Research is active on a method to convert methane into synthesis gas using a mixture of metal oxides. The resulting syngas could be used to manufacture more valuable chemicals. This technology is available for licensing and/or further collaborative research from the U.S. Department of Energy’s National Energy Technology Laboratory.
Natural gas (NG), which is composed primarily of methane, is one of the most abundant, low-cost carbon-containing feedstocks available. Substantial amounts of NG are flared in refineries, chemical plants, oil wells and landfills, which releases both carbon dioxide and unburned methane into the atmosphere. Therefore, it is important to find a process to exploit NG reserves that is both clean and efficient, such as the conversion of methane to syngas.
The methane conversion process developed by NETL uses a mixture of different metal oxides. This metal oxide mixture can function as an oxygen carrier that can react with methane for combustion when fully oxidized. However, when the metal oxide is partially oxidized, it reacts with methane to produce syngas.

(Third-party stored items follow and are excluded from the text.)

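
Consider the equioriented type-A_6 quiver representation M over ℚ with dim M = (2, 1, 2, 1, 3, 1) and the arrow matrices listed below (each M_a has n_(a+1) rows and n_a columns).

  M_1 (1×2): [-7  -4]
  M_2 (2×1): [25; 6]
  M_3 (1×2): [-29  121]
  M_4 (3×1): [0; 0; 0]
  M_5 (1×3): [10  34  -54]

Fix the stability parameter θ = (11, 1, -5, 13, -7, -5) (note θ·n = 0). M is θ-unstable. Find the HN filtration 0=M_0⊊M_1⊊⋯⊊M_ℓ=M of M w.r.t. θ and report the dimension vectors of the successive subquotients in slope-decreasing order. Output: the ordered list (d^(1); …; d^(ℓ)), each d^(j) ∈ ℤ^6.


Interval decomposition of M: I[1,1], I[1,4], I[3,3], I[5,5]^2, I[5,6].
HN type (ℓ=5): μ^(1)=13; μ^(2)=11; μ^(3)=7/3; μ^(4)=-5; μ^(5)=-7

((0, 0, 0, 1, 0, 0); (1, 0, 0, 0, 0, 0); (1, 1, 1, 0, 0, 0); (0, 0, 1, 0, 0, 1); (0, 0, 0, 0, 3, 0))


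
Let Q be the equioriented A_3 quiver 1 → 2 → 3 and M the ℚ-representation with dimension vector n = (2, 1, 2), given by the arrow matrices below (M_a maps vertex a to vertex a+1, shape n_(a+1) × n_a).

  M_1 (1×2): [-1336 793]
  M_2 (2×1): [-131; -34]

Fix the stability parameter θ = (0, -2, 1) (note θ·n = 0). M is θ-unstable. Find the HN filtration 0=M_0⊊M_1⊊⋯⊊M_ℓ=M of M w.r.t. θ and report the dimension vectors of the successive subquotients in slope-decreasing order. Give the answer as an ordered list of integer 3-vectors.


Barcode: M ≅ I[1,1], I[1,3], I[3,3]. HN layers by μ_θ (3 steps, strictly decreasing):
  μ^(1)=1; μ^(2)=0; μ^(3)=-1

((0, 0, 2); (1, 0, 0); (1, 1, 0))


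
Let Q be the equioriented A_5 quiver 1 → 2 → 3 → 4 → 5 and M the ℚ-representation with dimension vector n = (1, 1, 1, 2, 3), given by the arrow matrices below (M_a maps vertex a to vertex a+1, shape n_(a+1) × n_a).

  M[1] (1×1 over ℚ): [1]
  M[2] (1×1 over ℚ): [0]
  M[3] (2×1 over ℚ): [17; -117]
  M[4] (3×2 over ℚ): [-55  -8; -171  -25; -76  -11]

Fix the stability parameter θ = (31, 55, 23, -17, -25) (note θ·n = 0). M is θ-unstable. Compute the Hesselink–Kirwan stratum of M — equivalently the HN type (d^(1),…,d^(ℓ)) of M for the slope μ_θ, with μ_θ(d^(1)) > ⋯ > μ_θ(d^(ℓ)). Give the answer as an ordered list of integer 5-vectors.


Via rank(M_{q-1}∘⋯∘M_p): M ≅ I[1,2], I[3,5], I[4,5], I[5,5].
μ_θ-semistable layers: μ^(1)=55; μ^(2)=31; μ^(3)=-19/3; μ^(4)=-21; μ^(5)=-25

((0, 1, 0, 0, 0); (1, 0, 0, 0, 0); (0, 0, 1, 1, 1); (0, 0, 0, 1, 1); (0, 0, 0, 0, 1))


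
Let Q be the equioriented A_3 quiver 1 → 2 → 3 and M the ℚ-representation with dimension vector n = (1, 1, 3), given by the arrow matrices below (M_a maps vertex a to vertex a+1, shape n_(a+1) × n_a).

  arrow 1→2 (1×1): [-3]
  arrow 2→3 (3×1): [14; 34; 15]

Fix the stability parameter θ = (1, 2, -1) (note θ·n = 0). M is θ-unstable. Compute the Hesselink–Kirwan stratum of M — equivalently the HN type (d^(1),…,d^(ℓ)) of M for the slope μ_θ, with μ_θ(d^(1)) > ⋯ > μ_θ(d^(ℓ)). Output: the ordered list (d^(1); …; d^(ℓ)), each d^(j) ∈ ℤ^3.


Barcode: M ≅ I[1,3], I[3,3]^2. HN layers by μ_θ (2 steps, strictly decreasing):
  μ^(1)=2/3; μ^(2)=-1

((1, 1, 1); (0, 0, 2))


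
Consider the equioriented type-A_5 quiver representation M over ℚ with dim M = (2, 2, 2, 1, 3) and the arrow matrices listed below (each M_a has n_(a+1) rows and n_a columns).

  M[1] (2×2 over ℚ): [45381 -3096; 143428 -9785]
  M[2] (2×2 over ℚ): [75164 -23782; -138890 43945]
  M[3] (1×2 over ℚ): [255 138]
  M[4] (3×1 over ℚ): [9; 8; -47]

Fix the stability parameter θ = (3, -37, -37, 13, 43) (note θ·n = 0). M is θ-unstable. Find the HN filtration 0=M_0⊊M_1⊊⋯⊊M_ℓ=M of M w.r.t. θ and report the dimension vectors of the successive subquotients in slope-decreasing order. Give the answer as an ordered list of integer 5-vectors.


Interval decomposition of M: I[1,2], I[1,3], I[3,5], I[5,5]^2.
HN type (ℓ=5): μ^(1)=43; μ^(2)=13; μ^(3)=-17; μ^(4)=-71/3; μ^(5)=-37

((0, 0, 0, 0, 3); (0, 0, 0, 1, 0); (1, 1, 0, 0, 0); (1, 1, 1, 0, 0); (0, 0, 1, 0, 0))


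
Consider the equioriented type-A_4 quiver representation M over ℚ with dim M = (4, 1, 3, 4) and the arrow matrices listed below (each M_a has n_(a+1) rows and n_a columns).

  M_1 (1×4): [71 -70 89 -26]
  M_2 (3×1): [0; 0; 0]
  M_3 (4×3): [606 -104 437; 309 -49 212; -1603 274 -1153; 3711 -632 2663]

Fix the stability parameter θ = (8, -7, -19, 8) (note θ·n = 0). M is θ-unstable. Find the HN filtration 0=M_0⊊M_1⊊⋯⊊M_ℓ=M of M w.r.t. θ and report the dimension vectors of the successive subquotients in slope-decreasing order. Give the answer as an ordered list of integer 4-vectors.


Via rank(M_{q-1}∘⋯∘M_p): M ≅ I[1,1]^3, I[1,2], I[3,4]^3, I[4,4].
μ_θ-semistable layers: μ^(1)=8; μ^(2)=1/2; μ^(3)=-19

((3, 0, 0, 4); (1, 1, 0, 0); (0, 0, 3, 0))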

The ratios of metal oxides used in the NETL process has been optimized for this syngas conversion.
Syngas production accounts for a large part of the total investment cost in a large-scale industrial plant, so development of more efficient processes for the conversion of methane to syngas will benefit plant operators and designers with significant cost savings.

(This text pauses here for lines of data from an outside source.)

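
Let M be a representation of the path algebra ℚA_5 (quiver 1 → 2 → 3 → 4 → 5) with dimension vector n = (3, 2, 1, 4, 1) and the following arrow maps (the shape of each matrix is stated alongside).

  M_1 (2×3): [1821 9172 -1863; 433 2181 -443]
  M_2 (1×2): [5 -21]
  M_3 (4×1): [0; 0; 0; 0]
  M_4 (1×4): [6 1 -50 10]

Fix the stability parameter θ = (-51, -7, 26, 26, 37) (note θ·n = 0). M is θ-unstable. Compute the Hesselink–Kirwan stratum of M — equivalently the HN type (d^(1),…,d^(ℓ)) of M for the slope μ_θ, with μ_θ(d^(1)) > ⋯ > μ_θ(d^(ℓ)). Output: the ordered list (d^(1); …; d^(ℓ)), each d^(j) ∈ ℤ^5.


Barcode: M ≅ I[1,1], I[1,2], I[1,3], I[4,4]^3, I[4,5]. HN layers by μ_θ (4 steps, strictly decreasing):
  μ^(1)=37; μ^(2)=26; μ^(3)=-7; μ^(4)=-51

((0, 0, 0, 0, 1); (0, 0, 1, 4, 0); (0, 2, 0, 0, 0); (3, 0, 0, 0, 0))


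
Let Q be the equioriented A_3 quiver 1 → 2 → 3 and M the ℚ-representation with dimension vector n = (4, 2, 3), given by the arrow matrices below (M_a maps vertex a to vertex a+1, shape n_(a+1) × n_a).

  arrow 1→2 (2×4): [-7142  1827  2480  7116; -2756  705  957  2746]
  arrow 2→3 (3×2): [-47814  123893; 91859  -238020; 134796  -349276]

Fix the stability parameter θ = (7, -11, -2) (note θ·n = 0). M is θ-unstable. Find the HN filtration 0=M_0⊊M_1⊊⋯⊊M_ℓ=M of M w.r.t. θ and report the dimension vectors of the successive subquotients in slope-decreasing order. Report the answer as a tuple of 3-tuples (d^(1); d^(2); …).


Interval decomposition of M: I[1,1]^2, I[1,3]^2, I[3,3].
HN type (ℓ=2): μ^(1)=7; μ^(2)=-2

((2, 0, 0); (2, 2, 3))


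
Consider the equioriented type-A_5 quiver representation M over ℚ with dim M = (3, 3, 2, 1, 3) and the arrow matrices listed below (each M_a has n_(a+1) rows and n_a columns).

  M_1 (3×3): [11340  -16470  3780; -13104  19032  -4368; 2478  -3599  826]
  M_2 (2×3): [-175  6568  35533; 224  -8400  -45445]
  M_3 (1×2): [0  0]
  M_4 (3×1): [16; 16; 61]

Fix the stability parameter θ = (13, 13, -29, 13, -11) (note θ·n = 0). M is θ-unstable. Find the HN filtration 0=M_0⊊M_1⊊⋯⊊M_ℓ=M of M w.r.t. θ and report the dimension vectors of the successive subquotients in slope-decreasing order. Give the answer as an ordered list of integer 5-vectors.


Via rank(M_{q-1}∘⋯∘M_p): M ≅ I[1,1]^2, I[1,3], I[2,2], I[2,3], I[4,5], I[5,5]^2.
μ_θ-semistable layers: μ^(1)=13; μ^(2)=1; μ^(3)=-1; μ^(4)=-8; μ^(5)=-11

((2, 1, 0, 0, 0); (0, 0, 0, 1, 1); (1, 1, 1, 0, 0); (0, 1, 1, 0, 0); (0, 0, 0, 0, 2))


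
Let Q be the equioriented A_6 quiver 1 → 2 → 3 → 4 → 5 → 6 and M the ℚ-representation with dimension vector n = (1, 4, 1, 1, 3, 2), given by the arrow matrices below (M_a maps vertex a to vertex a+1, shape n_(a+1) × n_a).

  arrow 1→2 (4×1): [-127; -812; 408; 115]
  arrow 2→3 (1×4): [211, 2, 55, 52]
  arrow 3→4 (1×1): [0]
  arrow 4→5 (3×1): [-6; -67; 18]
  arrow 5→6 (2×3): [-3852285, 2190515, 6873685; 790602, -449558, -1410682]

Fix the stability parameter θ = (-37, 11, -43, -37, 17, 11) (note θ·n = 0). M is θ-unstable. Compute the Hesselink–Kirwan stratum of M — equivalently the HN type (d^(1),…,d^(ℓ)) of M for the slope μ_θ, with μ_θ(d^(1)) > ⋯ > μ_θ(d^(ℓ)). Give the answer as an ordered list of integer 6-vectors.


Interval decomposition of M: I[1,3], I[2,2]^3, I[4,6], I[5,5]^2, I[6,6].
HN type (ℓ=5): μ^(1)=17; μ^(2)=14; μ^(3)=11; μ^(4)=-16; μ^(5)=-37

((0, 0, 0, 0, 2, 0); (0, 0, 0, 0, 1, 1); (0, 3, 0, 0, 0, 1); (0, 1, 1, 0, 0, 0); (1, 0, 0, 1, 0, 0))


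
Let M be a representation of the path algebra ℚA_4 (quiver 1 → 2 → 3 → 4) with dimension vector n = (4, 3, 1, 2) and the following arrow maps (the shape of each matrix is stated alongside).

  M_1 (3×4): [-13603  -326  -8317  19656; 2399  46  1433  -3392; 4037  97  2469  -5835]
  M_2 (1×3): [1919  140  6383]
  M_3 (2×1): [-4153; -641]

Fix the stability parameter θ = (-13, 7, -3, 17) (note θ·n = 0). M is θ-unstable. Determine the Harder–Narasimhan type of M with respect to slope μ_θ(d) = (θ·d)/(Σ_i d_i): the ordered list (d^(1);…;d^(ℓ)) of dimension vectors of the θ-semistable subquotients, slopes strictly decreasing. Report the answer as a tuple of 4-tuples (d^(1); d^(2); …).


Interval decomposition of M: I[1,1], I[1,2]^2, I[1,4], I[4,4].
HN type (ℓ=4): μ^(1)=17; μ^(2)=7; μ^(3)=2; μ^(4)=-13

((0, 0, 0, 2); (0, 2, 0, 0); (0, 1, 1, 0); (4, 0, 0, 0))


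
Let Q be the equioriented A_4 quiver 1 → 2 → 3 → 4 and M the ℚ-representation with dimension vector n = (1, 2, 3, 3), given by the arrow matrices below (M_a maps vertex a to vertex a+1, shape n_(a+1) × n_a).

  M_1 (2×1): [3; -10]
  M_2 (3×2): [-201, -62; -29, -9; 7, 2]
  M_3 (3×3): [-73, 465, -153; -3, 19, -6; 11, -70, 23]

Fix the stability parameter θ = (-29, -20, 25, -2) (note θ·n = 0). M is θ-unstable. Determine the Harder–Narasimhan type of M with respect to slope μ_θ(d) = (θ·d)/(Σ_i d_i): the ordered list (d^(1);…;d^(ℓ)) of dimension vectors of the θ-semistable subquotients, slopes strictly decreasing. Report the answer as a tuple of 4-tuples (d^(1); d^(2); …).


Barcode: M ≅ I[1,4], I[2,4], I[3,4]. HN layers by μ_θ (3 steps, strictly decreasing):
  μ^(1)=23/2; μ^(2)=-20; μ^(3)=-29

((0, 0, 3, 3); (0, 2, 0, 0); (1, 0, 0, 0))


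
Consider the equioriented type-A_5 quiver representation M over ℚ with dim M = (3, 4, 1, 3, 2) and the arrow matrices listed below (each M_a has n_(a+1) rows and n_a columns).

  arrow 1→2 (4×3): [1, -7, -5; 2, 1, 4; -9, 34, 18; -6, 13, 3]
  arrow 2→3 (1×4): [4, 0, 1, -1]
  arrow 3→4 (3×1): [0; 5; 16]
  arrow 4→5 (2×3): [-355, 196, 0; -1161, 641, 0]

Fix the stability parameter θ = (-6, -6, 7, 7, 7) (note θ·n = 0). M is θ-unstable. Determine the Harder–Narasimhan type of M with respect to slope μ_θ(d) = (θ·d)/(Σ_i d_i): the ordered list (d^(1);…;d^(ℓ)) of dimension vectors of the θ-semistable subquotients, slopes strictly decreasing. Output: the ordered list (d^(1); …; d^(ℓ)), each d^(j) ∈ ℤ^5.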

More energy-efficient than current methane-to-syngas conversion processes like steam methane reforming
Yields syngas with a hydrogen/carbon monoxide ratio of 2:1, which is useful for chemical production
Enables continuous production of syngas when oxygen and methane our fed simultaneously
Metal oxides used are more environmentally safe than previously used materials
U.S. Non-provisional Patent Application No. 15/787,980 titled, "Production of Synthesis Gas from Natural Gas with Copper-Iron-Manganese Oxide Oxygen Carriers/Catalysts via Partial Oxidation and Dry Reforming Processes", filed on October 19, 2017.